Visit our new site

Virginia Tech University Development has a new website with current news and information related to philanthropy at Virginia Tech. The campaign site you are on will remain live for archival purposes, but is no longer being updated.

Internship Created in 1918 Alumnus' Memory Helps Today's Horticulture Students

Joey White interned at the Hahn Garden in summer 2009

By Albert Raboteau

Joey White intends to plant roots in Florida after graduating from Virginia Tech in December 2010 with a bachelor’s in horticulture.

He'd like to supervise landscaping teams for a living. Because of a donor's generosity, White already has a full summer's work experience at the university's Hahn Horticulture Garden to include on his résumé.

"I thought working out in the garden I would get a feel for the industry," White says. "It was very useful, because I did almost every aspect of horticulture."

White is one of the more than three-dozen students to intern at the garden in the past two decades under a program supported by the M. Evans Gardner Memorial Fund, an endowment set up by Monroe E. Gardner Jr. in honor of his father, a member of the class of 1918.

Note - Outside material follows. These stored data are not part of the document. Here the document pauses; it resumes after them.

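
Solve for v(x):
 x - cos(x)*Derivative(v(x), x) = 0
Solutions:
 v(x) = C1 + Integral(x/cos(x), x)


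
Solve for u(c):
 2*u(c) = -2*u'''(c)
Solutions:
 u(c) = C3*exp(-c) + (C1*sin(sqrt(3)*c/2) + C2*cos(sqrt(3)*c/2))*exp(c/2)


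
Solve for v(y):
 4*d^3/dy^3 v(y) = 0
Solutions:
 v(y) = C1 + C2*y + C3*y^2


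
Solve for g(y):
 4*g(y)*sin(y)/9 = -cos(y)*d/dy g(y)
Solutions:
 g(y) = C1*cos(y)^(4/9)


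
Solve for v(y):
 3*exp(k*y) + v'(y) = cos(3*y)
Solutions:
 v(y) = C1 + sin(3*y)/3 - 3*exp(k*y)/k


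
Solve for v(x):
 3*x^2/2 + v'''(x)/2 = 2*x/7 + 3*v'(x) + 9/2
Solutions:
 v(x) = C1 + C2*exp(-sqrt(6)*x) + C3*exp(sqrt(6)*x) + x^3/6 - x^2/21 - 4*x/3


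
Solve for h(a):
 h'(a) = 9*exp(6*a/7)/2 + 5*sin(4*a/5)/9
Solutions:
 h(a) = C1 + 21*exp(6*a/7)/4 - 25*cos(4*a/5)/36


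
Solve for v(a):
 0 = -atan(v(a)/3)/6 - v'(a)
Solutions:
 Integral(1/atan(_y/3), (_y, v(a))) = C1 - a/6


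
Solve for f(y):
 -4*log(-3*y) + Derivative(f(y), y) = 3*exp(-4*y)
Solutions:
 f(y) = C1 + 4*y*log(-y) + 4*y*(-1 + log(3)) - 3*exp(-4*y)/4


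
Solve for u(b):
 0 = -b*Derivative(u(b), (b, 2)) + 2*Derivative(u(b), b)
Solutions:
 u(b) = C1 + C2*b^3


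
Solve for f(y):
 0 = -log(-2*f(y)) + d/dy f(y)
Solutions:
 -Integral(1/(log(-_y) + log(2)), (_y, f(y))) = C1 - y


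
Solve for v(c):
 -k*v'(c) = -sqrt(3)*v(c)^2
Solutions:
 v(c) = -k/(C1*k + sqrt(3)*c)


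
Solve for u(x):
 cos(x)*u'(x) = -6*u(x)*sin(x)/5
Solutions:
 u(x) = C1*cos(x)^(6/5)


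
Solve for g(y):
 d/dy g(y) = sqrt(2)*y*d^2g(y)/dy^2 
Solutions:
 g(y) = C1 + C2*y^(sqrt(2)/2 + 1)


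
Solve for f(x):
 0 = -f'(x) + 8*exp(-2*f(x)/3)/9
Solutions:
 f(x) = 3*log(-sqrt(C1 + 8*x)) - 6*log(3) + 3*log(6)/2
 f(x) = 3*log(C1 + 8*x)/2 - 6*log(3) + 3*log(6)/2


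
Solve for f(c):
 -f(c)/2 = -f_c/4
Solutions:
 f(c) = C1*exp(2*c)


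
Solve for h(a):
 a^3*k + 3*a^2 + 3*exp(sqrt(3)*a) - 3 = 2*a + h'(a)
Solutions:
 h(a) = C1 + a^4*k/4 + a^3 - a^2 - 3*a + sqrt(3)*exp(sqrt(3)*a)


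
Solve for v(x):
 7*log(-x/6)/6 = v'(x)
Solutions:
 v(x) = C1 + 7*x*log(-x)/6 + 7*x*(-log(6) - 1)/6


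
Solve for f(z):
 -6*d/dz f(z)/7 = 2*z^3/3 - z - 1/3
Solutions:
 f(z) = C1 - 7*z^4/36 + 7*z^2/12 + 7*z/18


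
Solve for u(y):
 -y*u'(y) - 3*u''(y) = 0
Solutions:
 u(y) = C1 + C2*erf(sqrt(6)*y/6)


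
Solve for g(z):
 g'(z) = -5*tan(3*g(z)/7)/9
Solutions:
 g(z) = -7*asin(C1*exp(-5*z/21))/3 + 7*pi/3
 g(z) = 7*asin(C1*exp(-5*z/21))/3


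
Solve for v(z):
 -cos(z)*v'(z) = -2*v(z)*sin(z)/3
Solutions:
 v(z) = C1/cos(z)^(2/3)


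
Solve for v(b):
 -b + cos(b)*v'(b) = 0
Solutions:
 v(b) = C1 + Integral(b/cos(b), b)


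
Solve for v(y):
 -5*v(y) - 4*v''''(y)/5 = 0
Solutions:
 v(y) = (C1*sin(sqrt(5)*y/2) + C2*cos(sqrt(5)*y/2))*exp(-sqrt(5)*y/2) + (C3*sin(sqrt(5)*y/2) + C4*cos(sqrt(5)*y/2))*exp(sqrt(5)*y/2)


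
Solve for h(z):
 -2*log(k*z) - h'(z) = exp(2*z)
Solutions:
 h(z) = C1 - 2*z*log(k*z) + 2*z - exp(2*z)/2


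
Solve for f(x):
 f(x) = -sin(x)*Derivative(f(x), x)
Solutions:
 f(x) = C1*sqrt(cos(x) + 1)/sqrt(cos(x) - 1)


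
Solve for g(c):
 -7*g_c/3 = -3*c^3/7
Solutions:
 g(c) = C1 + 9*c^4/196


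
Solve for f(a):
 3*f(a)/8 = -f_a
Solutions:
 f(a) = C1*exp(-3*a/8)


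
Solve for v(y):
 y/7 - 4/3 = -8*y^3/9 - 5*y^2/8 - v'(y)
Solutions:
 v(y) = C1 - 2*y^4/9 - 5*y^3/24 - y^2/14 + 4*y/3


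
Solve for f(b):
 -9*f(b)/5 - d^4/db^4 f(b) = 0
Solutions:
 f(b) = (C1*sin(5^(3/4)*sqrt(6)*b/10) + C2*cos(5^(3/4)*sqrt(6)*b/10))*exp(-5^(3/4)*sqrt(6)*b/10) + (C3*sin(5^(3/4)*sqrt(6)*b/10) + C4*cos(5^(3/4)*sqrt(6)*b/10))*exp(5^(3/4)*sqrt(6)*b/10)


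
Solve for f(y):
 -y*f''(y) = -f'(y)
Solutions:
 f(y) = C1 + C2*y^2


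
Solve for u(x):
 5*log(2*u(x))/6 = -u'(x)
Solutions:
 6*Integral(1/(log(_y) + log(2)), (_y, u(x)))/5 = C1 - x


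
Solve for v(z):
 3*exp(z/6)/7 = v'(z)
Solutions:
 v(z) = C1 + 18*exp(z/6)/7


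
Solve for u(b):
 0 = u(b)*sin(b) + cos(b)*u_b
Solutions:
 u(b) = C1*cos(b)


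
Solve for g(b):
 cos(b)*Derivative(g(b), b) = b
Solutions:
 g(b) = C1 + Integral(b/cos(b), b)


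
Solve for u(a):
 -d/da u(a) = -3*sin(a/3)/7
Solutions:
 u(a) = C1 - 9*cos(a/3)/7


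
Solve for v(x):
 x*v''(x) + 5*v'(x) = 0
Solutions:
 v(x) = C1 + C2/x^4


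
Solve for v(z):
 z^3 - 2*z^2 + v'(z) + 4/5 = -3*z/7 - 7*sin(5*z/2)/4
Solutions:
 v(z) = C1 - z^4/4 + 2*z^3/3 - 3*z^2/14 - 4*z/5 + 7*cos(5*z/2)/10


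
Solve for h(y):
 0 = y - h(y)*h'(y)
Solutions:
 h(y) = -sqrt(C1 + y^2)
 h(y) = sqrt(C1 + y^2)


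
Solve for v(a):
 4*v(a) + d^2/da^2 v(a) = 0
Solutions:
 v(a) = C1*sin(2*a) + C2*cos(2*a)


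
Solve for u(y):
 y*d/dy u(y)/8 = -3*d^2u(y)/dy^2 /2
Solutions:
 u(y) = C1 + C2*erf(sqrt(6)*y/12)


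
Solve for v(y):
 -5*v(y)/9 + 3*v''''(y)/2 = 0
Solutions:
 v(y) = C1*exp(-30^(1/4)*y/3) + C2*exp(30^(1/4)*y/3) + C3*sin(30^(1/4)*y/3) + C4*cos(30^(1/4)*y/3)


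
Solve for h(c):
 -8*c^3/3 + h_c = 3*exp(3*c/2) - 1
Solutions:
 h(c) = C1 + 2*c^4/3 - c + 2*exp(3*c/2)


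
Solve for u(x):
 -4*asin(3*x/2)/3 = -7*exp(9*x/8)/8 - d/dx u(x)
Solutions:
 u(x) = C1 + 4*x*asin(3*x/2)/3 + 4*sqrt(4 - 9*x^2)/9 - 7*exp(9*x/8)/9


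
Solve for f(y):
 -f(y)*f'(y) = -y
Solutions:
 f(y) = -sqrt(C1 + y^2)
 f(y) = sqrt(C1 + y^2)


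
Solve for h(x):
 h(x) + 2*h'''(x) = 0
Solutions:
 h(x) = C3*exp(-2^(2/3)*x/2) + (C1*sin(2^(2/3)*sqrt(3)*x/4) + C2*cos(2^(2/3)*sqrt(3)*x/4))*exp(2^(2/3)*x/4)


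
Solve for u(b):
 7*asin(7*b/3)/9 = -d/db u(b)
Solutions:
 u(b) = C1 - 7*b*asin(7*b/3)/9 - sqrt(9 - 49*b^2)/9


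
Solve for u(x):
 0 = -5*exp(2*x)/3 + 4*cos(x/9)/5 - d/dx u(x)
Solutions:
 u(x) = C1 - 5*exp(2*x)/6 + 36*sin(x/9)/5


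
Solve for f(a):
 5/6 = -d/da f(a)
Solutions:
 f(a) = C1 - 5*a/6


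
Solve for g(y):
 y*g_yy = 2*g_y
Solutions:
 g(y) = C1 + C2*y^3


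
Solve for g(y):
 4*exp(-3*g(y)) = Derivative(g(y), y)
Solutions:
 g(y) = log(C1 + 12*y)/3
 g(y) = log((-3^(1/3) - 3^(5/6)*I)*(C1 + 4*y)^(1/3)/2)
 g(y) = log((-3^(1/3) + 3^(5/6)*I)*(C1 + 4*y)^(1/3)/2)


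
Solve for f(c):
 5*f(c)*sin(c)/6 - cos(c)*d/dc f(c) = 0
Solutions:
 f(c) = C1/cos(c)^(5/6)


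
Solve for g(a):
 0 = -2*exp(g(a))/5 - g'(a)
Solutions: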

Money from that fund, along with donations from people in the Friends of the Garden membership program, cover wages for two interns, one full-time, one part-time, each year, says Associate Professor of Horticulture Holly Scoggins, who oversees the garden. Along with getting work experience, interns go on field trips to other public gardens, she adds.

At the Hahn Garden, interns perform a wide range of tasks -- not only working with plants, but leading tours and working with the public, so they are able to develop multiple skills that will serve them in the horticulture industry, Scoggins says.

"We have a tremendous plant collection so they're getting good experience working with everything from tropical plants to shade trees," she says.

And the interns, she adds, are "intimately involved in whatever project is going on here, including hardscaping: using pavers, stone, or wood to build patios, bridges or paths."

White says laying irrigation pipe for the garden's meadow section was one of the more elaborate projects he worked on during his internship.

He says he also enjoyed being part of the team that maintains the garden, and says that down the road, when he's overseeing a landscaping team of his own, "I’ll have that experience to base it off of."